One major reason for India’s below-par returns from the Olympics has been the economic constraints and the lack of support – from within the four walls and the government. To be a rich Olympic nation, a country needs financial resources, which will help in boosting the facilities and the health of its athletes. The more support and resources invested, the more are the chances of returning with Olympic medals.
This fact has been reinforced after analyzing the central funding given to various sporting federations in the last few years in India. From 2014-15 to 2016-17, the top five sports that received most funding was shooting (INR 42.4 crore), hockey (37.8 crore), wrestling (25.9 crore), badminton (24.4 crore) and athletics (23.3 crore). The other sports in the top ten were archery, boxing, football, weightlifting and cycling, as reportd by Live Mint.
In the financial assistance given to various National Sports Federations (NSFs) from 2018-19, it was the Boxing Federation of India that topped the list with a funding of INR 46.18 crore.
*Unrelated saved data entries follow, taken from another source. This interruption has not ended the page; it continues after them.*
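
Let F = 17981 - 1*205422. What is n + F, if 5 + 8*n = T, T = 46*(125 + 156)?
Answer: -1486607/8 ≈ -1.8583e+5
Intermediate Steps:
F = -187441 (F = 17981 - 205422 = -187441)
T = 12926 (T = 46*281 = 12926)
n = 12921/8 (n = -5/8 + (⅛)*12926 = -5/8 + 6463/4 = 12921/8 ≈ 1615.1)
n + F = 12921/8 - 187441 = -1486607/8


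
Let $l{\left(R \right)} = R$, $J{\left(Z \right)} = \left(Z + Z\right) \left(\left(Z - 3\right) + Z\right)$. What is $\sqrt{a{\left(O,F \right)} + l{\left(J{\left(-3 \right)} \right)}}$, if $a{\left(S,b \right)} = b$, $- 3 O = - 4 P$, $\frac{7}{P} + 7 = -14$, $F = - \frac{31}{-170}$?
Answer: $\frac{\sqrt{1565870}}{170} \approx 7.3609$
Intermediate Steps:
$F = \frac{31}{170}$ ($F = \left(-31\right) \left(- \frac{1}{170}\right) = \frac{31}{170} \approx 0.18235$)
$P = - \frac{1}{3}$ ($P = \frac{7}{-7 - 14} = \frac{7}{-21} = 7 \left(- \frac{1}{21}\right) = - \frac{1}{3} \approx -0.33333$)
$O = - \frac{4}{9}$ ($O = - \frac{\left(-4\right) \left(- \frac{1}{3}\right)}{3} = \left(- \frac{1}{3}\right) \frac{4}{3} = - \frac{4}{9} \approx -0.44444$)
$J{\left(Z \right)} = 2 Z \left(-3 + 2 Z\right)$ ($J{\left(Z \right)} = 2 Z \left(\left(Z - 3\right) + Z\right) = 2 Z \left(\left(-3 + Z\right) + Z\right) = 2 Z \left(-3 + 2 Z\right)$)
$\sqrt{a{\left(O,F \right)} + l{\left(J{\left(-3 \right)} \right)}} = \sqrt{\frac{31}{170} + 2 \left(-3\right) \left(-3 + 2 \left(-3\right)\right)} = \sqrt{\frac{31}{170} + 2 \left(-3\right) \left(-3 - 6\right)} = \sqrt{\frac{31}{170} + 2 \left(-3\right) \left(-9\right)} = \sqrt{\frac{31}{170} + 54} = \sqrt{\frac{9211}{170}} = \frac{\sqrt{1565870}}{170}$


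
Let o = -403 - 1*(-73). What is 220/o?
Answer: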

Hockey India, the National Rifle Association of India, Wrestling Federation of India, All India Football Federation, Athletic Federation of India and Badminton Association of India were next in the line, receiving a funding of more than INR 20 crores each.
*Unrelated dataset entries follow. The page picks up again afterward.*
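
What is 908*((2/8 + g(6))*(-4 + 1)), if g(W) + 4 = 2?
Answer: 4767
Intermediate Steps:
g(W) = -2 (g(W) = -4 + 2 = -2)
908*((2/8 + g(6))*(-4 + 1)) = 908*((2/8 - 2)*(-4 + 1)) = 908*((2*(⅛) - 2)*(-3)) = 908*((¼ - 2)*(-3)) = 908*(-7/4*(-3)) = 908*(21/4) = 4767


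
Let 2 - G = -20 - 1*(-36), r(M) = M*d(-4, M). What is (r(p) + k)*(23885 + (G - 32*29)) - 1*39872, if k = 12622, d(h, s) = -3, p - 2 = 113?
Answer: 281631339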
What is interesting to note is that these are the top sports that have given us Olympic medals in the last decade. Since 2008, shooting has fetched India three medals, wrestling four, boxing two and badminton two. The hopefuls for the upcoming Tokyo Olympics too belong to either these disciplines, and it is not tough to see how central backing helps in the growth of a sport.
Another important aspect is that most of these federations to receive maximum central support have a pro league as well. Hockey, wrestling, badminton, boxing and football have or have had pro leagues in the past in India. The funds given by the Centre is used for conducting national level tournaments and developing the basics – including helping them participate in international events that help in increasing the exposure given to the athletes. A growth in exposure betters their overall performance, which in turn helps the federations to bring in league systems.
The benefits of the leagues are well established. Helping the players mix with foreign stars on a regular basis and opening them up to more rigorous training schemes, the leagues also help the youngsters gain confidence, which in turn aids them on bigger platforms.
Thus, it is not tough to see how backing is important, and if the country aims of returning with double-digit medal hauls from the Olympics consistently, a larger fund needs to be allotted to various sports.